Our employability service, MDXworks will launch you into the world of work from the beginning of your course, with placements, projects and networking opportunities through our 1000+ links with industry and big-name employers in London and globally.

Our dedicated lifetime career support, like our business start-up support programme and funding for entrepreneurs, has put us in the top 20 UK universities for business leaders and entrepreneurs – Business Money 2023 and a top 10 university for producing CEOs (Novuana, 2023).

Global network

You’ll study with students from 122 countries who’ll hopefully become part of your global network. And after you graduate, we'll still support you through our alumni network to help you progress in your chosen career.

Work placements

Our course offers you the opportunity to undertake a 12-month placement in your third year before returning for a final year of study, subject to availability.

Completing the placement will mean you graduate with a BSc Nutrition (Professional Practice) degree, which highlights the additional practical skills you will have gained to prospective employers. You’ll get plenty of support from our Employability Advisors, who’ll ensure you secure a placement that closely matches your interests.
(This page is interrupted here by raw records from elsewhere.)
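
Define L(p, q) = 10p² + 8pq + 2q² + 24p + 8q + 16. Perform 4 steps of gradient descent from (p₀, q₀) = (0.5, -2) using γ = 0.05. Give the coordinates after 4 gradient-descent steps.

(-0.4512, -1.7376)

∇L = (20p + 8q + 24, 8p + 4q + 8)
Step 1: at (0.5, -2), ∇L = (18, 4) → (0.5, -2) − 0.05·(18, 4) = (-0.4, -2.2)
Step 2: at (-0.4, -2.2), ∇L = (-1.6, -4) → (-0.4, -2.2) − 0.05·(-1.6, -4) = (-0.32, -2)
Step 3: at (-0.32, -2), ∇L = (1.6, -2.56) → (-0.32, -2) − 0.05·(1.6, -2.56) = (-0.4, -1.872)
Step 4: at (-0.4, -1.872), ∇L = (1.024, -2.688) → (-0.4, -1.872) − 0.05·(1.024, -2.688) = (-0.4512, -1.7376)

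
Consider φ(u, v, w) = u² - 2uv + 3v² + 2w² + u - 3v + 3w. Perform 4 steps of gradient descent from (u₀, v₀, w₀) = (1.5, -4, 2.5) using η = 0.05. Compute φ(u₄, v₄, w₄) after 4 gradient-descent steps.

4.414922

∇φ = (2u - 2v + 1, -2u + 6v - 3, 4w + 3)
(u₁, v₁, w₁) = (1.5, -4, 2.5) − 0.05·(12, -30, 13) = (0.9, -2.5, 1.85)
(u₂, v₂, w₂) = (0.9, -2.5, 1.85) − 0.05·(7.8, -19.8, 10.4) = (0.51, -1.51, 1.33)
(u₃, v₃, w₃) = (0.51, -1.51, 1.33) − 0.05·(5.04, -13.08, 8.32) = (0.258, -0.856, 0.914)
(u₄, v₄, w₄) = (0.258, -0.856, 0.914) − 0.05·(3.228, -8.652, 6.656) = (0.0966, -0.4234, 0.5812)
φ(0.0966, -0.4234, 0.5812) = 4.414922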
Placements and internships greatly improve graduate employment prospects, and those who take part achieve excellent academic results through applying their learning in a professional setting.

Our specialist employability service will help you find placement opportunities.

  1. UK entry
  2. International
  3. How to apply

The fees below are for the 2024/25 academic year:

UK students1

Full-time: £9,250

Part-time: £77 per taught credit

International students2

Full-time students: £16,600

Part-time students: £138 per taught credit

Additional costs

The following study tools are included in your fees:

  • Free access to resources, learning materials and software you need to succeed on your course
  • Free laptop loans for up to 24 hours
  • Free specialist software for your course
  • Free printing for academic paperwork
  • Free online training with LinkedIn Learning.

Scholarships and bursaries

To help make uni affordable, we do everything we can to support you including our:

  • MDX Excellence Scholarship offers grants of up to £2,000 per year for UK students
  • Regional or International Merit Awards which reward International students with up to £2,000 towards course fees
  • Our MDX Student Starter Kit to help with up to £1,000 of goods, including a new laptop or iPad.

Find out more about undergraduate funding and all of our scholarships and bursaries.

Fees disclaimers

1. UK fees: The university reserves the right to increase undergraduate tuition fees in line with changes to legislation, regulation and any government guidance or decisions. The tuition fees for part-time UK study are subject to annual review and we reserve the right to increase the fees each academic year by no more than the level of inflation.

2. International fees: Tuition fees are subject to annual review and we reserve the right to increase the fees each academic year by no more than the level of inflation.

Any annual increase in tuition fees as provided for above will be notified to students at the earliest opportunity in advance of the academic year to which any applicable inflationary rise may apply.


We’ll carefully manage any future changes to courses, or the support and other services available to you, if these are necessary because of things like changes to government health and safety advice, or any changes to the law.

Any decisions will be taken in line with both external advice and the University’s Regulations which include information on this.

Our priority will always be to maintain academic standards and quality so that your learning outcomes are not affected by any adjustments that we may have to make.

At all times we’ll aim to keep you well informed of how we may need to respond to changing circumstances, and about support that we’ll provide to you.